Ignoring the inherent subjectiveness of what “reasonable distribution” might be, you are absolutely right about what money supply increases do: “hurt lenders and [help] debtors.” Which is precisely why the Fed inflates the currency, because the federal government and its cronies are cochlea-deep in debt. What concerns me about your accurate assessment is that it seems you find this proper. That hurting lenders and helping debtors would be a worthy goal. Indeed, your next line seems to further imply this: “asset-price inflation creates positives (sic) wealth effects for those with assets and drastically negative wealth effects for those without.” If you are saying the Fed’s activity has helped the rich more than the poor, then I can only agree! But there are a couple of ways your logic fails.
First, that rich-poor contrast was not what your previous line on inflation’s intended effects was about. You reframed the argument in one deft sentence by claiming that the debtors are primarily poor and lenders are primarily rich. But while the rich may clearly be the lenders, the rich are also often the biggest debtors. The average person living paycheck-to-paycheck will worse feel the effect of the price increases as a result of inflation than the devaluation of his debt because his debt relative to the money supply is so small. On the other hand, the more debt one holds, the more one benefits from inflation.
Second, this hurting of lenders and helping of debtors, while superficially sating the left’s carnal redistributive desires to eat the rich, is actually not desirable since it would necessarily lead to fewer loans. After all, if those who would lend would be punished for doing so, they would then not lend or charge greatly to offset their increased risk.

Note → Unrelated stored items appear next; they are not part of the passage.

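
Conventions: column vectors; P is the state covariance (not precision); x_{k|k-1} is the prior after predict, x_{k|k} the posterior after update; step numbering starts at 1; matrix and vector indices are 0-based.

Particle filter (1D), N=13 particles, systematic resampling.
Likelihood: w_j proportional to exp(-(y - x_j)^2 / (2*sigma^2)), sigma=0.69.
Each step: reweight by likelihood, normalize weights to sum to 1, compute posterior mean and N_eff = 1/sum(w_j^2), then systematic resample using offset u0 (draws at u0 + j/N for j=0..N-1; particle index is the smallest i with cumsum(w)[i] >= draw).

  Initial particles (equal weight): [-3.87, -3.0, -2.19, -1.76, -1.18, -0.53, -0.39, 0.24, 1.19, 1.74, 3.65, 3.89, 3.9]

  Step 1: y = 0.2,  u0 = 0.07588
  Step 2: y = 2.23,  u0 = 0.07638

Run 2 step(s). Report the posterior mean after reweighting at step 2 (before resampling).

step 1: w=[0.0000, 0.0000, 0.0009, 0.0062, 0.0473, 0.1999, 0.2427, 0.3492, 0.1250, 0.0290, 0.0000, 0.0000, 0.0000]  mean=0.0137  Neff=4.1759  idx=[5, 5, 5, 6, 6, 6, 7, 7, 7, 7, 7, 8, 9]
step 2: w=[0.0003, 0.0003, 0.0003, 0.0006, 0.0006, 0.0006, 0.0132, 0.0132, 0.0132, 0.0132, 0.0132, 0.2722, 0.6588]  mean=1.4850  Neff=1.9646  idx=[11, 11, 11, 11, 12, 12, 12, 12, 12, 12, 12, 12, 12]

post_mean = 1.4850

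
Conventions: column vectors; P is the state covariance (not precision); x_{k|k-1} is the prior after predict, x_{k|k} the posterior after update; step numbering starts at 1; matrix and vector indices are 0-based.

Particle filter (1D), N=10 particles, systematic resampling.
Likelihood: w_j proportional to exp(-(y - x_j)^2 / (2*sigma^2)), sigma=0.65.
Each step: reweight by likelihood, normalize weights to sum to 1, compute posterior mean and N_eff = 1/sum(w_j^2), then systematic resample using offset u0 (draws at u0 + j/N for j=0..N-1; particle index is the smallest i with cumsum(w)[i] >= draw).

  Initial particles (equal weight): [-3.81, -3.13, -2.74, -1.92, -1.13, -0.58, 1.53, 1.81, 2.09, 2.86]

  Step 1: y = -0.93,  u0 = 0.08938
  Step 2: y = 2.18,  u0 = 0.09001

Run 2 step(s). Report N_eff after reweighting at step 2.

step 1: w=[0.0000, 0.0015, 0.0096, 0.1453, 0.4421, 0.4010, 0.0004, 0.0001, 0.0000, 0.0000]  mean=-1.0416  Neff=2.6492  idx=[3, 4, 4, 4, 4, 4, 5, 5, 5, 5]
step 2: w=[0.0000, 0.0047, 0.0047, 0.0047, 0.0047, 0.0047, 0.2441, 0.2441, 0.2441, 0.2441]  mean=-0.5929  Neff=4.1928  idx=[6, 6, 7, 7, 7, 8, 8, 9, 9, 9]

N_eff = 4.1928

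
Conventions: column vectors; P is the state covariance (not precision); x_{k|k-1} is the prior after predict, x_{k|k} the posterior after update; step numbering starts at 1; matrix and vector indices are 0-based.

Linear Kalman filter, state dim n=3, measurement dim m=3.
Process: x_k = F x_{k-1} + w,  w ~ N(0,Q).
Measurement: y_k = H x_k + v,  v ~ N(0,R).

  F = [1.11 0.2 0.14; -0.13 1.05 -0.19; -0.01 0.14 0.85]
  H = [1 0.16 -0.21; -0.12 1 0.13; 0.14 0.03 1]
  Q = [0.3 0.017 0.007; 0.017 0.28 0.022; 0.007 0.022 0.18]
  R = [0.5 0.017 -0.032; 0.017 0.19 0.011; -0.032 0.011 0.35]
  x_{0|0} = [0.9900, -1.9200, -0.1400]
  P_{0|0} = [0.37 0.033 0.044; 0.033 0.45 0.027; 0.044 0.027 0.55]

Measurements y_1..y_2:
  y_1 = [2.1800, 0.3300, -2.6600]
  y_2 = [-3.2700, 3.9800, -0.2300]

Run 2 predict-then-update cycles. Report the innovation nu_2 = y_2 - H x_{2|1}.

innov = [-4.5463, 3.8949, 1.1822]

step 1: x^-=[0.6953, -2.1181, -0.3977]  P^-=[0.8145 0.0739 0.1326; 0.0739 0.7846 0.0175; 0.1326 0.0175 0.5918]  S=[1.3275 0.1184 0.0968; 0.1184 0.9790 0.1119; 0.0968 0.1119 0.9973]  K=[0.5958 -0.1020 0.2031; 0.0803 0.7901 -0.0450; -0.0377 0.0145 0.6146]  nu=[1.7401, 2.5832, -2.2961]  x^+=[1.0021, 0.1659, -1.8371]  P^+=[0.2875 0.0262 0.0099; 0.0262 0.1565 -0.0180; 0.0099 -0.0180 0.2156]
step 2: x^-=[0.8883, 0.3930, -1.5484]  P^-=[0.6785 0.0283 0.0438; 0.0283 0.4657 -0.0068; 0.0438 -0.0068 0.3344]  S=[1.1963 0.0368 0.0379; 0.0368 0.6612 0.0496; 0.0379 0.0496 0.7102]  K=[0.5613 -0.1161 0.1747; 0.0669 0.6969 -0.0366; -0.0387 0.0136 0.4803]  nu=[-4.5463, 3.8949, 1.1822]  x^+=[-1.9091, 2.7600, -0.7518]  P^+=[0.2704 0.0214 0.0034; 0.0214 0.1376 -0.0144; 0.0034 -0.0144 0.1694]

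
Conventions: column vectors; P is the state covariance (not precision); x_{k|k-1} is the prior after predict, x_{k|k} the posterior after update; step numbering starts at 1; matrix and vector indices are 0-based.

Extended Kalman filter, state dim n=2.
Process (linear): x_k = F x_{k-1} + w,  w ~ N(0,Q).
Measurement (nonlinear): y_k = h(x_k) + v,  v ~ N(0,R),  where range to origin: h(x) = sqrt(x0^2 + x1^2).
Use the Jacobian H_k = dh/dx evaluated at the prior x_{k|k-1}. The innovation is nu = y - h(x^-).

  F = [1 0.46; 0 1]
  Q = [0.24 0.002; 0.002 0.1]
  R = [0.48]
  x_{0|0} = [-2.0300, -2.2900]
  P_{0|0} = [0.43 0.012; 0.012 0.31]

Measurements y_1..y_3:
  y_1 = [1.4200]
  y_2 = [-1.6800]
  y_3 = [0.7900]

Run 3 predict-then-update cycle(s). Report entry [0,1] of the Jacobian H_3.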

And those most in need of a loan would pay the consequences. Why would you advocate for policies that would further keep the have-nots from what the haves have?
And now on to your solution: “Couple inflation with tax increases to distribute the inflated wealth more effectively.” So you want to increase the general money supply and also usurp portions of that supply to then return some of that devalued currency, as if they were yours to distribute to begin with, in a way you deem “more effectively,” which incidentally would not mean morally nor meritoriously since you would have taken without consent and through threat of violence from the lenders and producers to give to the debtors and whichever other population or cause you - but not necessarily millions of others who would otherwise voluntarily do so - deem worthy.
It’s comforting that you, Ben, and the boys have all the answers. All this freedom to decide what to do with my life and my property is so tiresome anyway. Choices are merely an obstacle to reaching utopia, aren’t they? With the nearly endless pauses for decisions to be made… Liberty is unhedged trouble. It is the serf with no worries who is the happiest of all! Freedom is slavery!